Pelaku pasar terus mengamati konflik geopolitik di Timur Tengah.

Republika/Prayogi
Karyawan menghitung mata uang dollar AS di gerai penukaran mata uang asing VIP (Valuta Inti Prima) Money Changer, Jakarta, Selasa (17/10/2023).
Rep: Retno Wulandhari Red: Ferry kisihandi

REPUBLIKA.CO.ID, JAKARTA -- Potensi pelemahan rupiah terhadap dolar AS masih terbuka di awal pekan ini, Senin (13/11/2023). Menurut Pengamat Pasar Keuangan Ariston Tjendra, faktor pergerakan suku bunga masih menjadi perhatian pelaku pasar. 

Baca Juga

"Pelaku pasar masih mengantisipasi pernyataan beberapa pejabat bank sentral," kata Ariston saat dihubungi Republika.co.id. Gubernur the Fed Jerome Powell masih membuka peluang kenaikan suku bunga acuan AS untuk menurunkan tingkat inflasi. 

Sampai saat ini, AS masih belum berhasil menurunkan inflasi ke level target dua persen. Selain itu, lanjut Ariston, beberapa sentimen eksternal juga masih berpotensi mendorong pelaku pasar keluar dari aset berisiko dan menekan rupiah. 

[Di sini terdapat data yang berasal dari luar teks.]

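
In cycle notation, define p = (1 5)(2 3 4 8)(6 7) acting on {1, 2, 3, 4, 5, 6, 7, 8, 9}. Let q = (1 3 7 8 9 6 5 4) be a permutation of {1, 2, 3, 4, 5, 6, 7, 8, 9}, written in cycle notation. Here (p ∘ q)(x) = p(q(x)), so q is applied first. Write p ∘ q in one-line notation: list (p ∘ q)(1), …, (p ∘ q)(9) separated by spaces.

4 3 6 5 8 1 2 9 7

(p ∘ q)(x) = p(q(x)). Computing each image: p(q(1)) = p(3) = 4, p(q(2)) = p(2) = 3, p(q(3)) = p(7) = 6, p(q(4)) = p(1) = 5, p(q(5)) = p(4) = 8, p(q(6)) = p(5) = 1, p(q(7)) = p(8) = 2, p(q(8)) = p(9) = 9, p(q(9)) = p(6) = 7.
Hence p ∘ q = [4 3 6 5 8 1 2 9 7].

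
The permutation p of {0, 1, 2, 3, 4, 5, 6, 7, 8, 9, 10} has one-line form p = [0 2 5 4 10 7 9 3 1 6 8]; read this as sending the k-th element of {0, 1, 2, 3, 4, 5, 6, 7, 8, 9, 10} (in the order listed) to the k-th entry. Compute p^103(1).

8

Tracing 1 → 2 → … returns to 1 after 8 steps, so 1 lies in an 8-cycle (1 2 5 7 3 4 10 8).
Since the cycle has length 8, p^103 acts on it the same as p^7 (103 mod 8 = 7).
Stepping 7 places around the cycle: 1 → 2 → 5 → 7 → 3 → 4 → 10 → 8.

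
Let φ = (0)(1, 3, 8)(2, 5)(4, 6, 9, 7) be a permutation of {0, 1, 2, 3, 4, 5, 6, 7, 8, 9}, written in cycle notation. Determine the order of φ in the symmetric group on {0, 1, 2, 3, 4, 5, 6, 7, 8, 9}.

12

The disjoint cycles have lengths 4, 3, 2, 1.
The order is lcm(4, 3, 2) = 12.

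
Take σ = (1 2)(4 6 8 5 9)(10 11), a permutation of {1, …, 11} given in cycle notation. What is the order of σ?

10

The cycle type of σ is (5, 2, 2, 1, 1).
The order is lcm(5, 2, 2) = 10.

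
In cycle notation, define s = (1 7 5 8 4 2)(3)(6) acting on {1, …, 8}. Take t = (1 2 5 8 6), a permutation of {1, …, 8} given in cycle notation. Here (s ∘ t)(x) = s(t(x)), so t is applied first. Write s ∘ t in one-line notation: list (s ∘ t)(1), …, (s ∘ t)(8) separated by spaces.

1 8 3 2 4 7 5 6

For each element, apply t then s: 1 → 2 → 1; 2 → 5 → 8; 3 → 3 → 3; 4 → 4 → 2; 5 → 8 → 4; 6 → 1 → 7; 7 → 7 → 5; 8 → 6 → 6.
Collecting the images, s ∘ t = [1 8 3 2 4 7 5 6].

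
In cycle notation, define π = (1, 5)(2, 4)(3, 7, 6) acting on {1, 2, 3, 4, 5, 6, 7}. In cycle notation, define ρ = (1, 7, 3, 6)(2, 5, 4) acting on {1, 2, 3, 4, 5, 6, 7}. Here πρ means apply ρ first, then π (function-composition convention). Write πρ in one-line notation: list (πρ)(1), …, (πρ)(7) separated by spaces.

For each element, apply ρ then π: 1 → 7 → 6; 2 → 5 → 1; 3 → 6 → 3; 4 → 2 → 4; 5 → 4 → 2; 6 → 1 → 5; 7 → 3 → 7.
Collecting the images, πρ = [6 1 3 4 2 5 7].

6 1 3 4 2 5 7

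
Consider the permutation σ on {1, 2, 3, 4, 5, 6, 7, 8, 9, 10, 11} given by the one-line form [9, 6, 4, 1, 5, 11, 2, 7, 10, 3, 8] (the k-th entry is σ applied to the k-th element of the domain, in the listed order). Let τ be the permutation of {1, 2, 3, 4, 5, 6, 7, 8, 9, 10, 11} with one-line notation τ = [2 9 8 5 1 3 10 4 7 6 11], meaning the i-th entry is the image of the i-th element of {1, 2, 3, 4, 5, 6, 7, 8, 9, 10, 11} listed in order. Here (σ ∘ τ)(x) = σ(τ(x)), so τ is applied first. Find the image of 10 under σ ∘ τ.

First apply τ: τ(10) = 6, then σ(6) = 11. Thus (σ ∘ τ)(10) = 11.

11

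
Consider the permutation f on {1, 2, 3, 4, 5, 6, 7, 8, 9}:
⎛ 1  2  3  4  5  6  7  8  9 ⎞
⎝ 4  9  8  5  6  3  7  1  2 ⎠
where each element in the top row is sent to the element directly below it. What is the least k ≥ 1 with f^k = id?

6

The disjoint-cycle form of f has cycle lengths 6, 2, 1.
The order of f is the least common multiple of its cycle lengths: lcm(6, 2) = 6.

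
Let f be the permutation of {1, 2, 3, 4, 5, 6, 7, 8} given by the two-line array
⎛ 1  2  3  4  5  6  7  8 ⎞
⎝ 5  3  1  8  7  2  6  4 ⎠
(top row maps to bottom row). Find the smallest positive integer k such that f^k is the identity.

6

Writing f as disjoint cycles, the cycle lengths are 6, 2.
The order of f is the least common multiple of its cycle lengths: lcm(6, 2) = 6.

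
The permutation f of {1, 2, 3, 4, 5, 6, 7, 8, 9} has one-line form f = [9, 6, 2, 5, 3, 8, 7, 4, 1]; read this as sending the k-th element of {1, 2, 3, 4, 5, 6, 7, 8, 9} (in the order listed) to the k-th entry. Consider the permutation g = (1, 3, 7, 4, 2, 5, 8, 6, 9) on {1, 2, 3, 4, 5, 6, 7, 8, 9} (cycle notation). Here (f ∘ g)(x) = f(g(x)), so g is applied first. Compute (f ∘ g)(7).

(f ∘ g)(7) = f(g(7)). g(7) = 4, then f(4) = 5. So (f ∘ g)(7) = 5.

5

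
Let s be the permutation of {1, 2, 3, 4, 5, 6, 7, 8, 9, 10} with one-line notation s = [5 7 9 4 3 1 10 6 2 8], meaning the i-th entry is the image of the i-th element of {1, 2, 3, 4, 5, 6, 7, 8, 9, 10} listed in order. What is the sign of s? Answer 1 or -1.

1

In disjoint-cycle form the cycle lengths are 9, 1.
A cycle of length ℓ contributes ℓ−1 transpositions, so s is a product of 8 transpositions — even.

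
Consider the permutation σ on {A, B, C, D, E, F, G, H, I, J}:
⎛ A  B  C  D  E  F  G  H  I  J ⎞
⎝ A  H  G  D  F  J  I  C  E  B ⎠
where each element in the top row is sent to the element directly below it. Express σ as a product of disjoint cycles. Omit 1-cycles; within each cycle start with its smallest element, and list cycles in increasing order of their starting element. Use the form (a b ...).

(B H C G I E F J)

Iterating σ from B gives B → H → C → G → I → E → F → J → B; that is the 8-cycle (B H C G I E F J).
Repeating from the next unused element and collecting all non-trivial cycles gives (B H C G I E F J).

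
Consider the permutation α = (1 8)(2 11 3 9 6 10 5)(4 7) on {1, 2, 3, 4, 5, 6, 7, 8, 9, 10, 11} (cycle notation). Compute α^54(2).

2 lies in the 7-cycle (2 11 3 9 6 10 5).
On a 7-cycle, α^7 is the identity, so α^54 = α^5 there (54 ≡ 5 mod 7).
Advancing 5 steps from 2: 2 → 11 → 3 → 9 → 6 → 10.

10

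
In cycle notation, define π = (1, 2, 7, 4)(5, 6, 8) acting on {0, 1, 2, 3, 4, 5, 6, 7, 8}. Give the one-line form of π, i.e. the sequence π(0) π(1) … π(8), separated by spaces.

Image by image: 0↦0, 1↦2, 2↦7, 3↦3, 4↦1, 5↦6, 6↦8, 7↦4, 8↦5.
Listing these in domain order gives 0 2 7 3 1 6 8 4 5.

0 2 7 3 1 6 8 4 5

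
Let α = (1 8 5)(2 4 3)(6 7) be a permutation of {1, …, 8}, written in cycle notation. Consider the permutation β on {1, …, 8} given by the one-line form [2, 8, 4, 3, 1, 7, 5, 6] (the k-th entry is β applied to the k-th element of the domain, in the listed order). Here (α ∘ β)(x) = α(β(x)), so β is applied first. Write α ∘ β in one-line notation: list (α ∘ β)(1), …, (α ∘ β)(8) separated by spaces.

4 5 3 2 8 6 1 7

(α ∘ β)(x) = α(β(x)). Computing each image: α(β(1)) = α(2) = 4, α(β(2)) = α(8) = 5, α(β(3)) = α(4) = 3, α(β(4)) = α(3) = 2, α(β(5)) = α(1) = 8, α(β(6)) = α(7) = 6, α(β(7)) = α(5) = 1, α(β(8)) = α(6) = 7.
Hence α ∘ β = [4 5 3 2 8 6 1 7].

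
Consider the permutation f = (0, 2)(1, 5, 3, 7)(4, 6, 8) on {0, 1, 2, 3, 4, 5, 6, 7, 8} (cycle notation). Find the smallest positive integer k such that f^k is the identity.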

Pelaku pasar terus mengamati konflik geopolitik di Timur Tengah yang masih berlangsung. Selain itu, terdapat isu pelambatan ekonomi Cina. Aktivitas ekspor Cina pada Oktober menunjukkan penurunan melebihi konsensus pasar. 

Cina juga mengalami deflasi yang menunjukkan penurunan permintaan. Di sisi lain, Ariston melihat, penurunan outlook utang AS oleh Moody’s bisa memberikan sentimen negatif untuk dolar AS. Menurut Ariston, kondisi tersebut mungkin ini bisa menahan penguatan dolar AS hari ini.

"Potensi pelemahan hari ini ke arah 15.730, dengan potensi penguatan di kisaran 15.630," kata Ariston. Menurut Bloomberg, pagi ini nilai tukar greenback terhadap mata uang garuda menguat 0,07 persen, sehingga membawa rupiah melemah ke level Rp 15.705 per dolar AS.